Old school platforming for the next generation
Every major software house tends to have a mascot, a game character that is unique to them. Nintendo has Mario, Sega has sonic. Eidos has the pneumatically impressive Lara Croft.
When Lara first hit the humble Sega Saturn back in 1996, with the classic Tomb Raider, it was a revelation to hormonal teenage boys all over the world. A generation used to blue hedgehogs and short fat plumbers suddenly had a busty, flexible brunet to control! Mmm Mario or Lara…let me think! To top it all off she was in 3D, oh and the game was pretty good as well!

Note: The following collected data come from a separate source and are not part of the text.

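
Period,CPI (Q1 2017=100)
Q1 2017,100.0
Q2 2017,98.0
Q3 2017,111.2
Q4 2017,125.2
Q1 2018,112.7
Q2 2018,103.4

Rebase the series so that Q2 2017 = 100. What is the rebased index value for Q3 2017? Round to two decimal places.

Rebased(Q3 2017) = 111.2 / 98.0 × 100 = 113.4694

113.47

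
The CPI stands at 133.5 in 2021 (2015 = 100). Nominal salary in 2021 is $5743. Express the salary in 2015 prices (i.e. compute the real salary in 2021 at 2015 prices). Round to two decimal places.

4301.87

Real = Nominal ÷ (Index/100) = 5743 ÷ (133.5/100)
     = 5743 ÷ 1.335 = 4301.8727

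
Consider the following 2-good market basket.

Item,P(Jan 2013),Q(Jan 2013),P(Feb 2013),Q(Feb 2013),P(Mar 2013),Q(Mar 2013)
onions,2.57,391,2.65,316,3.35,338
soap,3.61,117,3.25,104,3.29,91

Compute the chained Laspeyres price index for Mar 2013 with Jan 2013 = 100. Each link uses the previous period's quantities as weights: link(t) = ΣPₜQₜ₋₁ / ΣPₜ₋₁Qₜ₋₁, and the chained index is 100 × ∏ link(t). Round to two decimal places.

118.27

Link Jan 2013→Feb 2013:
ΣP(Feb 2013)Q(Jan 2013) = 2.65×391 + 3.25×117 = 1036.15 + 380.25 = 1416.4
ΣP(Jan 2013)Q(Jan 2013) = 2.57×391 + 3.61×117 = 1004.87 + 422.37 = 1427.24
link = 1416.4/1427.24 = 0.992405
Link Feb 2013→Mar 2013:
ΣP(Mar 2013)Q(Feb 2013) = 3.35×316 + 3.29×104 = 1058.6 + 342.16 = 1400.76
ΣP(Feb 2013)Q(Feb 2013) = 2.65×316 + 3.25×104 = 837.4 + 338 = 1175.4
link = 1400.76/1175.4 = 1.191730
Chained index = 100 × 0.992405 × 1.191730 = 118.2679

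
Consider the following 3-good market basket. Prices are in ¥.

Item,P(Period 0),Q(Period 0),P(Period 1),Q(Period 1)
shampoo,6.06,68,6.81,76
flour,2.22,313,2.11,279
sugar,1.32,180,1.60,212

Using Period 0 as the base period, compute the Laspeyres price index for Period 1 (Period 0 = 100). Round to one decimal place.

105.0

Laspeyres price index uses base-period quantities as weights.
ΣP(Period 1)·Q(Period 0) = 6.81×68 + 2.11×313 + 1.60×180 = 463.08 + 660.43 + 288 = 1411.51
ΣP(Period 0)·Q(Period 0) = 6.06×68 + 2.22×313 + 1.32×180 = 412.08 + 694.86 + 237.6 = 1344.54
Index = 1411.51 / 1344.54 × 100 = 104.9809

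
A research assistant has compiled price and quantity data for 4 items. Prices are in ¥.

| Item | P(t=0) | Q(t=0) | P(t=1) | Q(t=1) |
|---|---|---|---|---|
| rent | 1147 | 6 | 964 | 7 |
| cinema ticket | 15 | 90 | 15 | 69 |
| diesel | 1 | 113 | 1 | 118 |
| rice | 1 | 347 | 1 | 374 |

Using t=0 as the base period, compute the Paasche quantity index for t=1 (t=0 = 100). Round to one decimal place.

109.0

Paasche quantity index uses current-period prices as weights.
ΣP(t=1)·Q(t=1) = 964×7 + 15×69 + 1×118 + 1×374 = 6748 + 1035 + 118 + 374 = 8275
ΣP(t=1)·Q(t=0) = 964×6 + 15×90 + 1×113 + 1×347 = 5784 + 1350 + 113 + 347 = 7594
Index = 8275 / 7594 × 100 = 108.9676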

Since then she has seen numerous incarnations which has taken her from games to comics into films and back again.
Very few games have managed to capture that feeling of isolation so well
Tomb Raider Anniversary is something of a return to the beginning for the series. Essentially it is a remake of the 1996 original. However, to call it a remake is something of an injustice, more a re-imagining. The basic game is the same, the same set and plot, but the game as a whole has been updated to make it more ‘next gen’. The graphics engine from Legends has been used, giving Lara new abilities that the original Tomb Raider was really missing. To that end the levels have been made bigger and more interesting to accommodate the new more agile Lara.

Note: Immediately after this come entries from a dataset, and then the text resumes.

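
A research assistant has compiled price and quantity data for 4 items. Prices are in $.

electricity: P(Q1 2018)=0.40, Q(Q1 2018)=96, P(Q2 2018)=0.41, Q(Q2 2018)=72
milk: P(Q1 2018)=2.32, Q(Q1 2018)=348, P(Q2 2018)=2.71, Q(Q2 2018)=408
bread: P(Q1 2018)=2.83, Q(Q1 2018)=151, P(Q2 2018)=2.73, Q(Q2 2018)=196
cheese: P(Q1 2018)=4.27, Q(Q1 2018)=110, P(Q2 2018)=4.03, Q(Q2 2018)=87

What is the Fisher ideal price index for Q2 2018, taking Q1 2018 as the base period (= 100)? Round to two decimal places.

105.87

Laspeyres component (base-period weights):
ΣP(Q2 2018)Q(Q1 2018) = 0.41×96 + 2.71×348 + 2.73×151 + 4.03×110 = 39.36 + 943.08 + 412.23 + 443.3 = 1837.97
ΣP(Q1 2018)Q(Q1 2018) = 0.40×96 + 2.32×348 + 2.83×151 + 4.27×110 = 38.4 + 807.36 + 427.33 + 469.7 = 1742.79
L = 1837.97 / 1742.79 × 100 = 105.4614
Paasche component (current-period weights):
ΣP(Q2 2018)Q(Q2 2018) = 0.41×72 + 2.71×408 + 2.73×196 + 4.03×87 = 29.52 + 1105.68 + 535.08 + 350.61 = 2020.89
ΣP(Q1 2018)Q(Q2 2018) = 0.40×72 + 2.32×408 + 2.83×196 + 4.27×87 = 28.8 + 946.56 + 554.68 + 371.49 = 1901.53
P = 2020.89 / 1901.53 × 100 = 106.2771
Fisher = √(L × P) = √(105.4614 × 106.2771) = 105.8684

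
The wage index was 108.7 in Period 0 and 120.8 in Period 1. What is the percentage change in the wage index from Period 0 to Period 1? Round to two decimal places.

Change = (120.8 − 108.7) / 108.7 × 100
       = 12.1 / 108.7 × 100 = 11.1316%

11.13%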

Tomb Raider was really a game that I could never get on with. I hated the fact that nothing really happened in it. The game was a slow trudging walk through boring caves with pixel perfect jumps that made the old 8 bit platformers look easy.
Now we have an all new feel to the game. The new graphics give the game a much nicer scale. It looks a little rough when compared to the likes of God of War, but the graphics work for it. Lara moves the way I would want her to, with grappling hooks and flips and somersaults that are incredibly easy to pull off. Now don’t get me wrong. The jumps in places are incredibly difficult to hit accurately, but generally things have been improved. The ability to do wall runs, 45 degree jumps and the like help to make life a little easier also.
Combat is similarly smoother, although essentially the same. Lock on, shoot and hope for the best. You do get a matrix like slow down in some battles as well, which is nice. Sadly, with this being a remake of the original all the original baddies are back. Bears, wolves, mummies and the like. Not really the most interesting to shoot at and not all that prolific in the game!
But like the original, this is not about the fights. It is all about the puzzles and there are plenty of them. Some are pretty straight forward, other will have you chewing the controller, especially when you are being attacked at the same time as trying to work out the puzzle!
Tomb Raider Anniversary is a nice idea that has been well executed. The new graphics engine makes it far more playable than the original. The trouble is game play has moved on a lot in the last 10 years and it really does feel a bit dated now. I loved the new abilities and this plays really, really well, but it is not with out flaws. At times the camera is just plain rubbish. The enemy AI is about as clever as a lemming and some of the jumps will just make you want to set fire to your TV. The feeling of claustrophobia is still one of the most impressive things here. You are essentially on your own in a world devoid of life except for the occasional beasty that wants to kill you! Very few games have managed to capture that feeling of isolation so well.
If you never played a Tomb Raider game or you just want to feel a little nostalgic, then I would recommend this to you. There are better platform games out there, but none have the same feel as Tomb Raider or the same satisfaction derived from achieving a goal in Tomb Raider.
The Bad: Feels a bit dated. Looks a bit rough around the edges.